Um dia encontrei uma mensagem no telemóvel dele: “Espero por ti amanhã.” Não era explícita, mas bastou para me fazer perceber que ele ainda não tinha cortado laços com a outra mulher.
Confrontei-o naquela noite:
— Ainda falas com ela?
Ele hesitou antes de responder:
— Sim… mas estou a tentar acabar tudo.
Foi aí que percebi: talvez nunca mais voltássemos ao que éramos antes. Talvez fosse altura de pensar em mim pela primeira vez em muitos anos.
Arrumei algumas roupas numa mala pequena e fui passar uns dias à casa da Teresa em Cascais. Passei horas a caminhar junto ao mar, a ouvir as gaivotas e o rebentar das ondas nas rochas. Senti-me livre e assustada ao mesmo tempo.
Aos poucos fui recuperando partes de mim que julgava perdidas: voltei a pintar (algo que adorava antes dos filhos nascerem), inscrevi-me num curso de culinária italiana na Junta de Freguesia e comecei a sair para cafés com amigas antigas.
António ligava todos os dias no início; depois passou a ligar só ao fim-de-semana. Percebi que também ele estava a tentar encontrar-se no meio dos destroços do nosso casamento.
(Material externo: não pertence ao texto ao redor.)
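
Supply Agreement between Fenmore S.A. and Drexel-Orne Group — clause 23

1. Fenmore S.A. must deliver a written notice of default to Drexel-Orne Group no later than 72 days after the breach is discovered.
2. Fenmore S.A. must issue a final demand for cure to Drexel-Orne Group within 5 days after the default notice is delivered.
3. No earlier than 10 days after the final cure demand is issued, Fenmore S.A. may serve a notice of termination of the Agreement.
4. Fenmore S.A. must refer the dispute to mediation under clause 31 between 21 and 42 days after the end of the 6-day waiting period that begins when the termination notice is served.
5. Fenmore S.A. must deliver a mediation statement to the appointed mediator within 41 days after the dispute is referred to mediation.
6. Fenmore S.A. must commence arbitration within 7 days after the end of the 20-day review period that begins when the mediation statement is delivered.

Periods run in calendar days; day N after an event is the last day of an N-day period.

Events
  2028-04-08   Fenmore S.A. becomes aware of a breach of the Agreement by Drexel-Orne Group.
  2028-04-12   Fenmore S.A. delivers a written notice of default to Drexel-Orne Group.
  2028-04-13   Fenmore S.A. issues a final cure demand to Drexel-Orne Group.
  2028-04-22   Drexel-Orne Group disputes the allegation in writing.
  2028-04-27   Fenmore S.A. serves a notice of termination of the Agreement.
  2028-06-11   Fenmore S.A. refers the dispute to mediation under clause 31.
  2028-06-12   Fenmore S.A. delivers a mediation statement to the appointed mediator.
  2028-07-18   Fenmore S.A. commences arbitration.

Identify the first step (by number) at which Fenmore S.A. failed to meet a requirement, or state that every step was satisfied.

Step 6

Step 1: 72 days after 2028-04-08 (when the breach is discovered) is 2028-06-19; done 2028-04-12 — timely.
Step 2: 5 days after 2028-04-12 (when the default notice is delivered) is 2028-04-17; completed 2028-04-13, before the deadline.
Step 3: the earliest permitted date is 10 days after 2028-04-13 (when the final cure demand is issued), i.e. 2028-04-23; 2028-04-27 is on or after that date.
Step 4: the window is 21–42 days after 2028-05-03 (end of the 6-day waiting period, which began when the termination notice is served on 2028-04-27), so 2028-05-24 through 2028-06-14; 2028-06-11 falls inside that range.
Step 5: 41 days after 2028-06-11 (when the dispute is referred to mediation) is 2028-07-22; done 2028-06-12 — timely.
Step 6: 7 days after 2028-07-02 (end of the 20-day review period, which began when the mediation statement is delivered on 2028-06-12) is 2028-07-09; done 2028-07-18 — 9 days late.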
Depois de dois meses separados, encontrámo-nos num café em Lisboa para conversar sobre o divórcio. Não houve gritos nem acusações; apenas duas pessoas cansadas a tentarem ser honestas uma com a outra pela primeira vez em muitos anos.
— Desculpa por te ter magoado tanto — disse ele baixinho.
— Eu também errei ao deixar-nos chegar aqui — respondi-lhe.
Assinámos os papéis semanas depois no cartório da Baixa. Saí dali com um misto de alívio e tristeza profunda.
Hoje vivo sozinha num pequeno apartamento em Almada com vista para o Tejo. A Beatriz vem jantar comigo às sextas-feiras; o Miguel liga-me todos os domingos à noite para contar novidades do trabalho no Porto. Às vezes sinto falta do António; outras vezes sinto-me finalmente dona de mim mesma.
O que mais me magoou não foi saber com quem ele me traiu — foi perceber porque é que ele o fez e como ambos deixámos morrer aquilo que nos unia sem darmos conta.
Pergunto-me muitas vezes: quantos casais vivem juntos apenas por medo da solidão? Quantos deixam morrer o amor devagarinho sem coragem para enfrentar a verdade? E será possível recomeçar depois dos cinquenta?